Flight Attendants ‘Increasingly Chosen for Sex Appeal’


Some airlines around the world are promoting their services by treating flight attendants as sexual decorations, using the same attitudes that prevailed some 50 years ago, according to Britain’s Guardian newspaper.

The article, headlined “Flight of fancy: the truth about female cabin crew” comes as a female business executive in the UK faces court on charges of allegedly groping “the groin and testicular area” of a male flight steward and demanding sex while drunk on an aircraft. That case is notable mainly because it reverses the usual gender profile of such harassment.
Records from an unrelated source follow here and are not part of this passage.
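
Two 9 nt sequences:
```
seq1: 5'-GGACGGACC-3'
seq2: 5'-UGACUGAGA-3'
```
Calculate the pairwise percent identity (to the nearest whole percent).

Mismatches at positions 1, 5, 8, 9 (1-based): 4 of 9.
Identical positions: 5/9 = 55.56% → 56%.

56%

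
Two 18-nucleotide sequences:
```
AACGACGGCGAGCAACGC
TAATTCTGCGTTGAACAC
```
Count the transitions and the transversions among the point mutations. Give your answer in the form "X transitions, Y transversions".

1 transition, 8 transversions

Transitions (purine↔purine or pyrimidine↔pyrimidine): 17 G→A.
Transversions (purine↔pyrimidine): 1 A→T, 3 C→A, 4 G→T, 5 A→T, 7 G→T, 11 A→T, 12 G→T, 13 C→G.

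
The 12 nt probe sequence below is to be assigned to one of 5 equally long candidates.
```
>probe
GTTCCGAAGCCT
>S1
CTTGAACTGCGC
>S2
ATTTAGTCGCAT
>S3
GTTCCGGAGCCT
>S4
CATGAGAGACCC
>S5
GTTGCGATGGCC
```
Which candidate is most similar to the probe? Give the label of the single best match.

S3

S1 differs at 8 positions; S2 differs at 6 positions; S3 differs at 1 position; S4 differs at 7 positions; S5 differs at 4 positions. The closest is S3.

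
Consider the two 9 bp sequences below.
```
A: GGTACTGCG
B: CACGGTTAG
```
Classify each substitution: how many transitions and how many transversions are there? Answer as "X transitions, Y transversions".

3 transitions, 4 transversions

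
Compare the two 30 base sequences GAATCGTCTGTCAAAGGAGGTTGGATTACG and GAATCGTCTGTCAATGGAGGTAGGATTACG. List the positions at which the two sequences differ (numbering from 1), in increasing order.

Differences at position 15 (A→T), position 22 (T→A).

15, 22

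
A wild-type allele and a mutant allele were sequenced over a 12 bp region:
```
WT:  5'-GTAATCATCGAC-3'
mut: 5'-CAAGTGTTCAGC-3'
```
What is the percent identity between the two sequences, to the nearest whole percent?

42%

7 positions differ (1, 2, 4, 6, 7, 10, 11), so 5 of 12 match: 5/12 = 41.67%.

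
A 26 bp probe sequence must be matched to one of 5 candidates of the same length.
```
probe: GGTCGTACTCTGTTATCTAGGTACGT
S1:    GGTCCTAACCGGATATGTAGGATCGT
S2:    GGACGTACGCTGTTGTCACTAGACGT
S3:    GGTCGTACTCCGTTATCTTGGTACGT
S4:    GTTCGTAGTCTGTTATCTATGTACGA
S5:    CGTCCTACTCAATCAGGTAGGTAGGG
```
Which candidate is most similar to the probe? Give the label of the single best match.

S3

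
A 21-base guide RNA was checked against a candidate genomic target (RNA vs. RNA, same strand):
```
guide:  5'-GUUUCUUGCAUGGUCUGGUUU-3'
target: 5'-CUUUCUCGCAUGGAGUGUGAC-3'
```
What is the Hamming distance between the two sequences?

The sequences differ at bases 1, 7, 14, 15, 18, 19, 20, 21 (1-based) — 8 in total.

8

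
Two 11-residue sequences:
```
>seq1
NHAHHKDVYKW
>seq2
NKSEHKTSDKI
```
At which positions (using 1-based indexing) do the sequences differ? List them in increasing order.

2, 3, 4, 7, 8, 9, 11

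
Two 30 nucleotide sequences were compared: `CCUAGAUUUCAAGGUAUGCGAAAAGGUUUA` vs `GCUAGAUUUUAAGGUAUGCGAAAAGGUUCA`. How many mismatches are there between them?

3

Mismatches (1-based): position 1: C→G; position 10: C→U; position 29: U→C.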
The Guardian article points out that Thai airline Nok Air advertised earlier this year for “beautiful girls with nice personalities” to fill its cabin crew positions. Any “girls” over 25 were deemed too old.

A report in The Times of India last month accused Air India of following a similar recruitment policy. And new airline Thai Smile (operated by Thai Airways and scheduled for launch next year) is recruiting a 100-strong cabin crew of women under 24.

The paper mentioned the case of a flight attendant who had applied to Garuda Indonesia recently. She later told a local newspaper that she and her fellow candidates had been subjected to a “health examination” by a male doctor that involved having their breasts “fondled”. A Garuda official is said to have explained that “hand examination on breast” was essential to detect undeclared breast implants, which “can have health issues when air pressure falls during flights”.

Other cases mentioned by the paper: the Air New Zealand TV advertising campaign of 2009 in which cabin crew wore nothing but body paint; a Southwest Airlines plane bearing murals of bikini-clad supermodel Bar Rafaeli; Virgin Atlantic’s multi-million-dollar ad campaigns featuring the airline’s “red hotties” and Ryanair’s annual “Girls of Ryanair” calendar.